Les plus grandes idées de la divinité nous viennent par la raison seule.

Voyez le spectacle de la nature ! Écoutez la voix intérieure !

D n’a-t-il pas tout dit à nos yeux, à notre conscience à notre jugement !

Qu’est ce que les hommes nous dirons de plus ?

Leurs révélations ne font que dégrader D en lui donnant des passions humaines. 
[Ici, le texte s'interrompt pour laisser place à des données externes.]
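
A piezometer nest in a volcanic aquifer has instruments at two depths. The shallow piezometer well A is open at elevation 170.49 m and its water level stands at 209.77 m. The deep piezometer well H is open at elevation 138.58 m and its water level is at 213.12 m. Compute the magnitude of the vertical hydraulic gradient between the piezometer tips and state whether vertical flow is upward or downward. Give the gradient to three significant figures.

|i_v| ≈ 0.105; vertical flow is upward

Total head at well A: h = 209.77 m (water level in the standpipe).
Total head at well H: h = 213.12 m.
Δh = h(well A) − h(well H) = 209.77 − 213.12 = -3.35 m.
Vertical separation Δz = 170.49 − 138.58 = 31.91 m.
|i_v| = |Δh| / Δz = 3.35 / 31.91 = 0.105.
Head is higher in the deep piezometer, so vertical flow is upward (discharge condition).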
Loin d’éclaircir les notions du « grand être » je vois que les dogmes particulier les embrouillent, que loin de les anoblir ils les avilissent, qu’ils ajoutent des contradictions absurdes qu’ils rendent l’homme orgueilleux violent et cruel, qu’au lieu d’établir la paix sur terre ils apportent le fer et le feu. Je me demande à quoi bon tout cela, sans pouvoir me répondre ». Je pense que ce texte résume très bien la pensé ambiante actuelle. L’erreur de Rousseau consiste au fait qu’il considère la raison comme une entité finie et absolument indépassable. Pour Rousseau, la raison devrait être capable de produire une loi logique et rationnelle acceptée universellement. Pourtant les nazis pensaient appliquer la justice rationnelle en exterminant des enfants juifs dans les chambres à gaz ! La loi religieuse n’a pas pour but d’aller à l’encontre de la raison. La loi religieuse a pour but de remettre en question la rationalité d’une société ou d’un individu donné. La loi religieuse permet à l’homme de critiquer sa propre rationalité, et de se dépasser lui-même à travers la création d’une nouvelle rationalité.  Le Maharal de Prague explique (dans le Béer Hagolah) qu’il est primordial d’étudier le sens des commandements qui ne semble pas avoir de sens. Pas pour limiter ces commandements à leurs sens, mais pour nous permettre de créer de nouveaux outils conceptuels qui vont nous permettre de dépasser notre propre rationalité. 

La raison ne s’oppose à l’existence et à la transcendance uniquement si on considère la raison comme un objet fini fonctionnant dans un système clos, visant à définir une réalité objective immuable. Mais les sages du talmud considèrent la raison comme un objet infini qui est constamment remis en question par un dialogue avec les lois irrationnelle de la torah. Pour le talmud la raison est un processus créatif infini qui nous met en contacte avec le divin et l’infini. C’est a travers les limites de sa finitude rationnelle que l’homme a accès à l’infini, lorsqu’il se confronte sa raison l’irrationalité de la loi et a celle de la vie.